La Los Angeles degli anni ’70 è una metropoli stravagante e libertina. I colori, la discomusic, il cinema inebriano le percezioni, dilatano la vista fino al punto di far perdere le coordinate della realtà, che invece registra scontri razziali, ascesa dei cartelli del narcotraffico e costante aumento dell’abuso di stupefacenti, prostituzione e mercato del porno. Ed è proprio nel contesto del cinema a luci rosse che due investigatori privati, Holland March (Ryan Gosling) e il cinico Jackson Healy (Russell Crowe), decidono di allearsi, nonostante incompatibilità caratteriali e di “metodo”, per ritrovare una ragazza scomparsa, Amelia, figlia del capo del Dipartimento di Giustizia della California (Kim Basinger). La giovane, fidanzata ad un regista di cinema sperimentale morto nel rogo doloso di casa sua, è in qualche modo legata alla morte di una nota porno star.
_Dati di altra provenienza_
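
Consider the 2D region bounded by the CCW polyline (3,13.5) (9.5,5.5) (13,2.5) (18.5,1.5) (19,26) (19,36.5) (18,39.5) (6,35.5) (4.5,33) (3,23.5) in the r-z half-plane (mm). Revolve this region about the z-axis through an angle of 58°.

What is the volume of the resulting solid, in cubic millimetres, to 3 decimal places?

Volume = 5840.181 mm³

Profile (r,z), 10 vertices: (3,13.5) (9.5,5.5) (13,2.5) (18.5,1.5) (19,26) (19,36.5) (18,39.5) (6,35.5) (4.5,33) (3,23.5)
edge 0: (3,13.5)→(9.5,5.5)  cross = 3·5.5 − 9.5·13.5 = -111.7500; (r_i+r_j)·cross = 12.5·-111.7500 = -1396.8750
edge 1: (9.5,5.5)→(13,2.5)  cross = 9.5·2.5 − 13·5.5 = -47.7500; (r_i+r_j)·cross = 22.5·-47.7500 = -1074.3750
edge 2: (13,2.5)→(18.5,1.5)  cross = 13·1.5 − 18.5·2.5 = -26.7500; (r_i+r_j)·cross = 31.5·-26.7500 = -842.6250
edge 3: (18.5,1.5)→(19,26)  cross = 18.5·26 − 19·1.5 = 452.5000; (r_i+r_j)·cross = 37.5·452.5000 = 16968.7500
edge 4: (19,26)→(19,36.5)  cross = 19·36.5 − 19·26 = 199.5000; (r_i+r_j)·cross = 38·199.5000 = 7581.0000
edge 5: (19,36.5)→(18,39.5)  cross = 19·39.5 − 18·36.5 = 93.5000; (r_i+r_j)·cross = 37·93.5000 = 3459.5000
edge 6: (18,39.5)→(6,35.5)  cross = 18·35.5 − 6·39.5 = 402.0000; (r_i+r_j)·cross = 24·402.0000 = 9648.0000
edge 7: (6,35.5)→(4.5,33)  cross = 6·33 − 4.5·35.5 = 38.2500; (r_i+r_j)·cross = 10.5·38.2500 = 401.6250
edge 8: (4.5,33)→(3,23.5)  cross = 4.5·23.5 − 3·33 = 6.7500; (r_i+r_j)·cross = 7.5·6.7500 = 50.6250
edge 9: (3,23.5)→(3,13.5)  cross = 3·13.5 − 3·23.5 = -30.0000; (r_i+r_j)·cross = 6·-30.0000 = -180.0000
Σcross = 976.2500 → A = |Σcross|/2 = 488.1250 mm²
Σ(r_i+r_j)·cross = 34615.6250 → first moment M = |Σ|/6 = 5769.2708
R_c = M/A = 5769.2708/488.1250 = 11.8192 mm
θ = 58° = 1.012291 rad
V = θ·R_c·A = 1.012291·11.8192·488.1250 = 5840.181 mm³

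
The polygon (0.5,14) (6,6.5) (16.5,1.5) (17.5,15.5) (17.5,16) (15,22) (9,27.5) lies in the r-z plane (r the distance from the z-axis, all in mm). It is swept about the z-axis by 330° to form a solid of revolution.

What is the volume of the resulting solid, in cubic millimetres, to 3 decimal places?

Volume = 15647.477 mm³

Profile (r,z), 7 vertices: (0.5,14) (6,6.5) (16.5,1.5) (17.5,15.5) (17.5,16) (15,22) (9,27.5)
edge 0: (0.5,14)→(6,6.5)  cross = 0.5·6.5 − 6·14 = -80.7500; (r_i+r_j)·cross = 6.5·-80.7500 = -524.8750
edge 1: (6,6.5)→(16.5,1.5)  cross = 6·1.5 − 16.5·6.5 = -98.2500; (r_i+r_j)·cross = 22.5·-98.2500 = -2210.6250
edge 2: (16.5,1.5)→(17.5,15.5)  cross = 16.5·15.5 − 17.5·1.5 = 229.5000; (r_i+r_j)·cross = 34·229.5000 = 7803.0000
edge 3: (17.5,15.5)→(17.5,16)  cross = 17.5·16 − 17.5·15.5 = 8.7500; (r_i+r_j)·cross = 35·8.7500 = 306.2500
edge 4: (17.5,16)→(15,22)  cross = 17.5·22 − 15·16 = 145.0000; (r_i+r_j)·cross = 32.5·145.0000 = 4712.5000
edge 5: (15,22)→(9,27.5)  cross = 15·27.5 − 9·22 = 214.5000; (r_i+r_j)·cross = 24·214.5000 = 5148.0000
edge 6: (9,27.5)→(0.5,14)  cross = 9·14 − 0.5·27.5 = 112.2500; (r_i+r_j)·cross = 9.5·112.2500 = 1066.3750
Σcross = 531.0000 → A = |Σcross|/2 = 265.5000 mm²
Σ(r_i+r_j)·cross = 16300.6250 → first moment M = |Σ|/6 = 2716.7708
R_c = M/A = 2716.7708/265.5000 = 10.2327 mm
θ = 330° = 5.759587 rad
V = θ·R_c·A = 5.759587·10.2327·265.5000 = 15647.477 mm³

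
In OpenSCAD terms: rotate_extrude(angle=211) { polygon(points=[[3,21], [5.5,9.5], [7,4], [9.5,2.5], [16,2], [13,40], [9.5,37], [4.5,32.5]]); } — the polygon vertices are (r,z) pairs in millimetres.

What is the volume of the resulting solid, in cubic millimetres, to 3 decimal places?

Volume = 12200.602 mm³

Profile (r,z), 8 vertices: (3,21) (5.5,9.5) (7,4) (9.5,2.5) (16,2) (13,40) (9.5,37) (4.5,32.5)
edge 0: (3,21)→(5.5,9.5)  cross = 3·9.5 − 5.5·21 = -87.0000; (r_i+r_j)·cross = 8.5·-87.0000 = -739.5000
edge 1: (5.5,9.5)→(7,4)  cross = 5.5·4 − 7·9.5 = -44.5000; (r_i+r_j)·cross = 12.5·-44.5000 = -556.2500
edge 2: (7,4)→(9.5,2.5)  cross = 7·2.5 − 9.5·4 = -20.5000; (r_i+r_j)·cross = 16.5·-20.5000 = -338.2500
edge 3: (9.5,2.5)→(16,2)  cross = 9.5·2 − 16·2.5 = -21.0000; (r_i+r_j)·cross = 25.5·-21.0000 = -535.5000
edge 4: (16,2)→(13,40)  cross = 16·40 − 13·2 = 614.0000; (r_i+r_j)·cross = 29·614.0000 = 17806.0000
edge 5: (13,40)→(9.5,37)  cross = 13·37 − 9.5·40 = 101.0000; (r_i+r_j)·cross = 22.5·101.0000 = 2272.5000
edge 6: (9.5,37)→(4.5,32.5)  cross = 9.5·32.5 − 4.5·37 = 142.2500; (r_i+r_j)·cross = 14·142.2500 = 1991.5000
edge 7: (4.5,32.5)→(3,21)  cross = 4.5·21 − 3·32.5 = -3.0000; (r_i+r_j)·cross = 7.5·-3.0000 = -22.5000
Σcross = 681.2500 → A = |Σcross|/2 = 340.6250 mm²
Σ(r_i+r_j)·cross = 19878.0000 → first moment M = |Σ|/6 = 3313.0000
R_c = M/A = 3313.0000/340.6250 = 9.7262 mm
θ = 211° = 3.682645 rad
V = θ·R_c·A = 3.682645·9.7262·340.6250 = 12200.602 mm³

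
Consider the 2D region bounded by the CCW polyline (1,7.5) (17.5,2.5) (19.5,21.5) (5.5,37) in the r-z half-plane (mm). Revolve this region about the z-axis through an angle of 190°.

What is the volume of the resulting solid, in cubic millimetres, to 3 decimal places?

Volume = 13731.247 mm³

Profile (r,z), 4 vertices: (1,7.5) (17.5,2.5) (19.5,21.5) (5.5,37)
edge 0: (1,7.5)→(17.5,2.5)  cross = 1·2.5 − 17.5·7.5 = -128.7500; (r_i+r_j)·cross = 18.5·-128.7500 = -2381.8750
edge 1: (17.5,2.5)→(19.5,21.5)  cross = 17.5·21.5 − 19.5·2.5 = 327.5000; (r_i+r_j)·cross = 37·327.5000 = 12117.5000
edge 2: (19.5,21.5)→(5.5,37)  cross = 19.5·37 − 5.5·21.5 = 603.2500; (r_i+r_j)·cross = 25·603.2500 = 15081.2500
edge 3: (5.5,37)→(1,7.5)  cross = 5.5·7.5 − 1·37 = 4.2500; (r_i+r_j)·cross = 6.5·4.2500 = 27.6250
Σcross = 806.2500 → A = |Σcross|/2 = 403.1250 mm²
Σ(r_i+r_j)·cross = 24844.5000 → first moment M = |Σ|/6 = 4140.7500
R_c = M/A = 4140.7500/403.1250 = 10.2716 mm
θ = 190° = 3.316126 rad
V = θ·R_c·A = 3.316126·10.2716·403.1250 = 13731.247 mm³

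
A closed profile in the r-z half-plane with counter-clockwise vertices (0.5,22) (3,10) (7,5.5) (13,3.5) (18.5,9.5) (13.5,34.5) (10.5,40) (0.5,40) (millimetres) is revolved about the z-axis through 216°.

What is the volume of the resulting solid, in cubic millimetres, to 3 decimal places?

Volume = 15795.378 mm³

Profile (r,z), 8 vertices: (0.5,22) (3,10) (7,5.5) (13,3.5) (18.5,9.5) (13.5,34.5) (10.5,40) (0.5,40)
edge 0: (0.5,22)→(3,10)  cross = 0.5·10 − 3·22 = -61.0000; (r_i+r_j)·cross = 3.5·-61.0000 = -213.5000
edge 1: (3,10)→(7,5.5)  cross = 3·5.5 − 7·10 = -53.5000; (r_i+r_j)·cross = 10·-53.5000 = -535.0000
edge 2: (7,5.5)→(13,3.5)  cross = 7·3.5 − 13·5.5 = -47.0000; (r_i+r_j)·cross = 20·-47.0000 = -940.0000
edge 3: (13,3.5)→(18.5,9.5)  cross = 13·9.5 − 18.5·3.5 = 58.7500; (r_i+r_j)·cross = 31.5·58.7500 = 1850.6250
edge 4: (18.5,9.5)→(13.5,34.5)  cross = 18.5·34.5 − 13.5·9.5 = 510.0000; (r_i+r_j)·cross = 32·510.0000 = 16320.0000
edge 5: (13.5,34.5)→(10.5,40)  cross = 13.5·40 − 10.5·34.5 = 177.7500; (r_i+r_j)·cross = 24·177.7500 = 4266.0000
edge 6: (10.5,40)→(0.5,40)  cross = 10.5·40 − 0.5·40 = 400.0000; (r_i+r_j)·cross = 11·400.0000 = 4400.0000
edge 7: (0.5,40)→(0.5,22)  cross = 0.5·22 − 0.5·40 = -9.0000; (r_i+r_j)·cross = 1·-9.0000 = -9.0000
Σcross = 976.0000 → A = |Σcross|/2 = 488.0000 mm²
Σ(r_i+r_j)·cross = 25139.1250 → first moment M = |Σ|/6 = 4189.8542
R_c = M/A = 4189.8542/488.0000 = 8.5858 mm
θ = 216° = 3.769911 rad
V = θ·R_c·A = 3.769911·8.5858·488.0000 = 15795.378 mm³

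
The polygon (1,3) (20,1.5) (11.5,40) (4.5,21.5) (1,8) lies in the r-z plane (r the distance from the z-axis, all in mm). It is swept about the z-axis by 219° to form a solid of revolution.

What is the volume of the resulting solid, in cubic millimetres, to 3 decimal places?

Volume = 15654.669 mm³

Profile (r,z), 5 vertices: (1,3) (20,1.5) (11.5,40) (4.5,21.5) (1,8)
edge 0: (1,3)→(20,1.5)  cross = 1·1.5 − 20·3 = -58.5000; (r_i+r_j)·cross = 21·-58.5000 = -1228.5000
edge 1: (20,1.5)→(11.5,40)  cross = 20·40 − 11.5·1.5 = 782.7500; (r_i+r_j)·cross = 31.5·782.7500 = 24656.6250
edge 2: (11.5,40)→(4.5,21.5)  cross = 11.5·21.5 − 4.5·40 = 67.2500; (r_i+r_j)·cross = 16·67.2500 = 1076.0000
edge 3: (4.5,21.5)→(1,8)  cross = 4.5·8 − 1·21.5 = 14.5000; (r_i+r_j)·cross = 5.5·14.5000 = 79.7500
edge 4: (1,8)→(1,3)  cross = 1·3 − 1·8 = -5.0000; (r_i+r_j)·cross = 2·-5.0000 = -10.0000
Σcross = 801.0000 → A = |Σcross|/2 = 400.5000 mm²
Σ(r_i+r_j)·cross = 24573.8750 → first moment M = |Σ|/6 = 4095.6458
R_c = M/A = 4095.6458/400.5000 = 10.2263 mm
θ = 219° = 3.822271 rad
V = θ·R_c·A = 3.822271·10.2263·400.5000 = 15654.669 mm³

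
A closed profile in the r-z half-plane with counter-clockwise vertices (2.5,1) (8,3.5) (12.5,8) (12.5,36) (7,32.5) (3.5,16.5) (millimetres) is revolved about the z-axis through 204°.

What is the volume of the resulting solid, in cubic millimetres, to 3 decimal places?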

Le indagini porteranno i detective (e la caparbia tredicenne figlia di Holland) verso un’organizzazione potentissima e radicata, che ha a che fare con il mercato delle automobili, in aperto contrasto con i movimenti ambientalisti di cui fa parte anche Amelia.
Sceneggiatore di fama (i primi due Arma letale li ha firmati lui) e regista nel 2005 del travolgente Kiss Kiss Bang Bang, Shane Black dirige una commedia dai toni cupi che, combinando una trama fatta di intrighi e cospirazioni, mescola action e detective-movie, nonché suggestioni noir nonostante i colori sgargianti della città del vizio nel 1977. Non ci sono però aperte citazioni a Raymond Chandler, come nel film precedente, ma semmai uno sguardo alla psichedelia e alla cultura beat. I due investigatori, magnificamente interpretati da Gosling e Crowe, così improbabili in coppia da divertire anche i più scettici (echi lontani riportano allo strampalato detective Sportello di Vizio di forma), si muovono, uno goffamente e l’altro violentemente a suon di pestoni, in una città giungla, inquinatissima (smog e corruzione), in rapida espansione orizzontale, già labirinto di highway da far girare la testa. Hollywood c’è ma solo sullo sfondo, una babilonia segreta e inaccessibile, offuscata – come fu in Boogie Nights di Paul Thomas Anderson (sempre gli anni ’70) – dal mercato del cinema per adulti, che all’epoca muoveva capitali ingenti e attirava nella macchina (divoratrice) aspiranti attrici ingaggiate da eccentrici registi.
Blake riesce a evocare quel clima, i movimenti di protesta, le promesse illusorie, i lustrini di facciata, l’allegria posticcia e i viaggi lisergici dei festini tra presunti vip, tutto conditi da massicce dosi di ironia. I due investigatori attraversano questi mondi con disincanto, ampiamente disillusi, abituati ad affondare i piedi nel marcio, sotto sotto contaminati da strascichi esistenzialisti, come era appunto per gli antieroi del noir. Ma se Jackson Healy si difende abbracciando una “regola” che lo trasforma in una sorta di guerriero dai sentimenti apparentementi compressi, Holland March è un fragile con una figlia da proteggere e la morte della moglie da elaborare. Come in Arma letale la somma di due produce molto di più del risultato matematico, trasformandoli in determinati giustizieri, Holland, addirittura, in supereroe, un personaggio dei cartoni animati che vola giù da scarpate e palazzi senza farsi male, conquistando la stima della giovane figlia.
Poi ci sono le lobby, ma quella è una storia gigantesca, il segno dei tempi (brutali) che avanzano e riducono a brandelli i residui impianti etici dell’estremo occidente, di fronte alle quali non c’è supereroe che tenga fuori dalle vignette di un fumetto o dalla pellicola di un film.
Vera Mandusich
The Nice Guys
Regia: Shane Black. Sceneggiatura: Anthony bagarozzi, Shane Black. Fotografia: Philippe Rousselot. Montaggio: Joel Negron. Interpreti: Russell Crowe, Ryan Gosling, Angourie Rice, Matt Bomer, Margaret Qualley, Kim Basinger. Origine: Usa, 2016. Durata: 93′.